While pseudo-sciences may mislead some people to believe that the stone serves as a doomsday clock, there is significantly more purpose and artistry behind the stone. The stone exemplifies the multi-functionality of Aztec artifacts/features, embracing the entirety of Aztec subjects such as astrology, chronology, religion, and politics.
With the fall of the Aztec Empire, the Aztecs’ way of life began to change and the production of Aztec art began to cease. The Aztec people underwent forced Roman Catholic conversion and everyday practices were outlawed. Although an authoritative overseer, Augustine Friars commissioned the decoration of churches using local artists, which allowed some Aztec art to survive during the initial Spanish takeover. Nowadays, Aztec artifacts and majestic structures help academics better comprehend Aztec culture and history.
5. The Aztecs were Athletes
Although many inhabitants were required to perform considerable labor, time in the Aztec Empire was not entirely defined by labor. During times of leisure, Aztec citizens participated in and observed an array of extracurricular endeavors such as pole climbing, gambling, and perhaps the most famous, Ōllamalīztli. Mainly played by the aristocracy, Ōllamalīztli was a game in which an athlete’s knees and hips were used to strike a rubber ball (an ōllamaloni) weighing up to 4 kilos (9 lbs) through a stone ring affixed to a stone wall in a ballcourt (a tlachtli).
More than 1,500 ballcourts have been uncovered in Mesoamerica, indicating the prominence of Ōllamalīztli. Ōllamalīztli was more than just an athletic event though; it was also the scene of disputes, gambling, and conflict resolution between neighboring states. Originally banned by the Conquistadors sometime after their arrival, Ōllamalīztli has since made a comeback among the people of the Americas to commemorate and honor their heritage. With archaeological evidence of a ballcourt dating back to 1400 BCE, Ōllamalīztli is considered the oldest ball game in the world.
While the aristocracy played Ōllamalīztli, the citizens that desired to enjoy gentler games played Patolli, a board game. Although intended to be enjoyable, Aztec games were often associated with a specific deity or celestial event, and players had to thoroughly respect it.
Did you Know? Human Sacrifice was Necessary for the Aztecs
Every civilization has its own set of myths and traditions, and the Aztecs were no exception. Due to the Nahuatl glyphs and 16th-century codexes (such as the Florentine Codex and the Borgia Codex), over 200 gods and goddesses have been identified in the Aztec pantheon. These deities possessed immense influence over the Aztec mind, overseeing nearly every element of everyday life and the world.

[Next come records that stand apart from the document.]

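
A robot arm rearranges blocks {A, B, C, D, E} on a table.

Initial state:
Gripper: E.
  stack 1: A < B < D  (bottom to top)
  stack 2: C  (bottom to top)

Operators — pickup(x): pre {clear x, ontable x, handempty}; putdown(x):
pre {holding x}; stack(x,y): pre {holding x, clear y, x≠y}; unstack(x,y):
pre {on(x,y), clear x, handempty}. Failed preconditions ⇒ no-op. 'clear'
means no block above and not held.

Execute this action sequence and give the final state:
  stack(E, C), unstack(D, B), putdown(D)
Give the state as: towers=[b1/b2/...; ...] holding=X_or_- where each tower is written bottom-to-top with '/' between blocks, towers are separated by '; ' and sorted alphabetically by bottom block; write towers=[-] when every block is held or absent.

step 1 (stack(E, C)): towers=[A/B/D; C/E] holding=-
step 2 (unstack(D, B)): towers=[A/B; C/E] holding=D
step 3 (putdown(D)): towers=[A/B; C/E; D] holding=-

towers=[A/B; C/E; D] holding=-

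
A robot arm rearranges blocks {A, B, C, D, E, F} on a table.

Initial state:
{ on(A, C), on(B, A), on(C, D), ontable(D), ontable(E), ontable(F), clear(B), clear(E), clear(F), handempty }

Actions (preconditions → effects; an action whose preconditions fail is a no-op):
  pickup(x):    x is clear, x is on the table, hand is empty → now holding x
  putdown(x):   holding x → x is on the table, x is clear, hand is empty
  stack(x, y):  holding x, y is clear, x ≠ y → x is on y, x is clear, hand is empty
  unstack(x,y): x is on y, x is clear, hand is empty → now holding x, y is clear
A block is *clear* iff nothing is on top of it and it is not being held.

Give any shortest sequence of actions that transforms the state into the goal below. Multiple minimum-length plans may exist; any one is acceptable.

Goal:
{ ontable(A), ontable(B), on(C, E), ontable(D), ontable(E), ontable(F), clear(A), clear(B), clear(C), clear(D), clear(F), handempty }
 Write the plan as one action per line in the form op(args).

step 1 (unstack(B, A)): towers=[D/C/A; E; F] holding=B
step 2 (putdown(B)): towers=[B; D/C/A; E; F] holding=-
step 3 (unstack(A, C)): towers=[B; D/C; E; F] holding=A
step 4 (putdown(A)): towers=[A; B; D/C; E; F] holding=-
step 5 (unstack(C, D)): towers=[A; B; D; E; F] holding=C
step 6 (stack(C, E)): towers=[A; B; D; E/C; F] holding=-
goal check: towers=[A; B; D; E/C; F] holding=- — reached (length 6, optimal by BFS)

unstack(B, A)
putdown(B)
unstack(A, C)
putdown(A)
unstack(C, D)
stack(C, E)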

Several deities were believed to have demanded human sacrifice and cannibalism to avoid famine, the end of the world, or to provide an abundance of fertility. Instead, what has been regarded as the human sacrifice was a very sacred event in the Aztec consciousness. From their perspective, the Aztecs were not only safeguarding the cosmos but also demonstrating their prowess as a nation in the middle of instability and unrest.